IN RE: McKAIN LAW, PLLC, et al., Respondents, v. Michael J. BRUTVAN, Appellant.
Appeal from an order and judgment of the Supreme Court (Rumsey, J .), entered June 24, 2014 in Tompkins County, which, among other things, granted petitioners' application pursuant to Judiciary Law § 475 for counsel fees.
This appeal involves a dispute over counsel fees after petitioners (two law firms) successfully represented respondent and obtained a full recovery for him in federal court in an action under the Employee Retirement Income Security Act of 1974 (hereinafter ERISA). Respondent had agreed in written retainer agreements to pay petitioners the greater of court-awarded counsel fees or 331/313% of any recovery.1 In the underlying federal action, the District Court granted respondent summary judgment on liability and scheduled a conference to set a “trial date on the issue of damages and attorney's fees” (Brutvan v. Cigna Life Ins. Co. of N.Y., U.S. Dist, ND NY, No.5:12–CV–590, D'Agostino, J.  ). At such time respondent's actual damages totaled $25,085, and, if interest at 9% had been awarded, then there is an additional award of $12,912, for a total of $37,997.2 In addition, petitioners had expended $5,422.23 in costs and accrued hourly counsel fees totaling $68,684. Before trial, the parties negotiated a $95,000 settlement covering all claims.
Petitioners informed respondent that he would be paid $37,997 representing the total amount of his claim and interest, and that the balance would cover counsel fees and costs. Respondent contended that there had been no court-awarded counsel fees and, thus, petitioners should be paid $29,859.26 under the alternative percentage fee, and he should receive a net recovery (after deducting $5,422.23 for costs) of $59,718.51. The District Court refused to consider the fee dispute since the underlying case had settled and the parties were unable to agree, hence petitioners commenced this proceeding pursuant to Judiciary Law § 475. In a thorough and well-reasoned decision (44 Misc.3d 597  ), Supreme Court determined that the District Court had effectively awarded counsel fees, which became part of the settlement, and therefore the court ordered $37,797 of the $95,000 settlement to respondent and the remainder to petitioners. Respondent appeals.
Respondent contends that the retainer language was ambiguous and should have been construed against petitioners. “The general rule that ‘equivocal contracts will be construed against the drafters' is subject to particularly rigorous enforcement in the context of attorney-client retainer agreements” (Albunio v.
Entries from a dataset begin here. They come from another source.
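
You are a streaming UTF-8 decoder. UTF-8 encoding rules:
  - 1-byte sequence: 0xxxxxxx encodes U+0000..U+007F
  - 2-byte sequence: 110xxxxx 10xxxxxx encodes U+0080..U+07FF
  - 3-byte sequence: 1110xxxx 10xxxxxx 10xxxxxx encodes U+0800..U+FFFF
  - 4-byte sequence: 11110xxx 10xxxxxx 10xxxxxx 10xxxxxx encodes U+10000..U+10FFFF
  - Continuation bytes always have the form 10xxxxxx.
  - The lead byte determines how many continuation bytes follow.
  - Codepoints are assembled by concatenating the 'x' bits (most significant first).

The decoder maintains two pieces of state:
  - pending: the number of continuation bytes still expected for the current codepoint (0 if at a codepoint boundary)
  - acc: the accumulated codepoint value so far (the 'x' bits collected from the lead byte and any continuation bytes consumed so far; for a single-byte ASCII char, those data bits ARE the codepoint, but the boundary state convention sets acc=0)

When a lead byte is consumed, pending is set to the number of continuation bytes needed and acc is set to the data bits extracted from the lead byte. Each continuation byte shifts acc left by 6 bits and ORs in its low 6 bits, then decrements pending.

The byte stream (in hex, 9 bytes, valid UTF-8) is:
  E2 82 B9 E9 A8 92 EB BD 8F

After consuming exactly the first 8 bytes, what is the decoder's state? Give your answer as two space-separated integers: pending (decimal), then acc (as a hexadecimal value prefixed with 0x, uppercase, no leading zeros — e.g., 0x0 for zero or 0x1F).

Byte[0]=E2: 3-byte lead. pending=2, acc=0x2
Byte[1]=82: continuation. acc=(acc<<6)|0x02=0x82, pending=1
Byte[2]=B9: continuation. acc=(acc<<6)|0x39=0x20B9, pending=0
Byte[3]=E9: 3-byte lead. pending=2, acc=0x9
Byte[4]=A8: continuation. acc=(acc<<6)|0x28=0x268, pending=1
Byte[5]=92: continuation. acc=(acc<<6)|0x12=0x9A12, pending=0
Byte[6]=EB: 3-byte lead. pending=2, acc=0xB
Byte[7]=BD: continuation. acc=(acc<<6)|0x3D=0x2FD, pending=1

Answer: 1 0x2FD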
City of New York, 23 NY3d 65, 71 , quoting Shaw v. Manufacturers Hanover Trust Co., 68 N.Y.2d 172, 176  ). Here, the pertinent retainer language considered in light of the relevant facts reveals no ambiguity. Petitioners were retained to pursue an ERISA action, where counsel fees may be recovered (see 29 USC § 1132[g]; Slupinski v. First Unum Life Ins. Co., 554 F3d 38, 47 [2d Cir2009] ), and the statutory counsel fees provisions are “liberally construed” (Locher v. Unum Life Ins. Co. of Am., 389 F3d 288, 298 [2d Cir2004] [internal quotation marks and citations omitted] ). Petitioners successfully obtained partial summary judgment, and the District Court unequivocally stated that a trial would be held on the issues of respondent's damages and petitioners' counsel fees. Respondent's total damages—including interest—were $37,997, and petitioners' counsel fees were $68,684. The federal action settled for $95,000 and the amount of the settlement above full and complete compensation (including interest) to respondent can only be rationally understood to consist of counsel fees that the District Court had made clear would be part of the award. Accordingly, we affirm.
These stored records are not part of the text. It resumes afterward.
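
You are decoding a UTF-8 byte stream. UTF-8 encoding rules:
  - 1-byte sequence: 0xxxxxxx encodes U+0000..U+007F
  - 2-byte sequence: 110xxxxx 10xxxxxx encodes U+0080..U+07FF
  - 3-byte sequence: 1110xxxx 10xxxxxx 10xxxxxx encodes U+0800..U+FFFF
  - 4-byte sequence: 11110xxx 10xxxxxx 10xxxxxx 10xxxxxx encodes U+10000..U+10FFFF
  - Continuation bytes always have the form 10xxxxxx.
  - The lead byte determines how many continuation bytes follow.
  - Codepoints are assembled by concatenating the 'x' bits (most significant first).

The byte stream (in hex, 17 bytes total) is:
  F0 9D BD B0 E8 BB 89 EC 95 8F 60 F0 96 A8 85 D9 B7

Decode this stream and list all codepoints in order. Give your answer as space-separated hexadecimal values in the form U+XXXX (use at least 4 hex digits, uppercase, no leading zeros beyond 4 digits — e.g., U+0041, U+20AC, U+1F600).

Answer: U+1DF70 U+8EC9 U+C54F U+0060 U+16A05 U+0677

Derivation:
Byte[0]=F0: 4-byte lead, need 3 cont bytes. acc=0x0
Byte[1]=9D: continuation. acc=(acc<<6)|0x1D=0x1D
Byte[2]=BD: continuation. acc=(acc<<6)|0x3D=0x77D
Byte[3]=B0: continuation. acc=(acc<<6)|0x30=0x1DF70
Completed: cp=U+1DF70 (starts at byte 0)
Byte[4]=E8: 3-byte lead, need 2 cont bytes. acc=0x8
Byte[5]=BB: continuation. acc=(acc<<6)|0x3B=0x23B
Byte[6]=89: continuation. acc=(acc<<6)|0x09=0x8EC9
Completed: cp=U+8EC9 (starts at byte 4)
Byte[7]=EC: 3-byte lead, need 2 cont bytes. acc=0xC
Byte[8]=95: continuation. acc=(acc<<6)|0x15=0x315
Byte[9]=8F: continuation. acc=(acc<<6)|0x0F=0xC54F
Completed: cp=U+C54F (starts at byte 7)
Byte[10]=60: 1-byte ASCII. cp=U+0060
Byte[11]=F0: 4-byte lead, need 3 cont bytes. acc=0x0
Byte[12]=96: continuation. acc=(acc<<6)|0x16=0x16
Byte[13]=A8: continuation. acc=(acc<<6)|0x28=0x5A8
Byte[14]=85: continuation. acc=(acc<<6)|0x05=0x16A05
Completed: cp=U+16A05 (starts at byte 11)
Byte[15]=D9: 2-byte lead, need 1 cont bytes. acc=0x19
Byte[16]=B7: continuation. acc=(acc<<6)|0x37=0x677
Completed: cp=U+0677 (starts at byte 15)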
ORDERED that the order and judgment is affirmed, with costs.
1. Respondent originally retained petitioner Coughlin & Gerhart, LLP, and the attorney at that firm who handled the case was Carla McKain. During the litigation, McKain formed her own law firm, petitioner McKain Law, PLLC, and respondent continued with that firm. The relevant portions of the two firms' retainer agreements used the same language.
2. There are apparently some minor discrepancies regarding this amount. Also, whether to award any interest and, if so, the rate thereof were within the discretion of the District Court (see Jones v. UNUM Life Ins. Co. of Am., 223 F3d 130, 139 [2d Cir2000] ). Although an unjust enrichment claim had also been asserted, as fully explained by Supreme Court, this was essentially interjected as a negotiating strategy and eventually its viability was undercut by case law.
McCARTHY, EGAN, JR., LYNCH and CLARK, JJ., concur.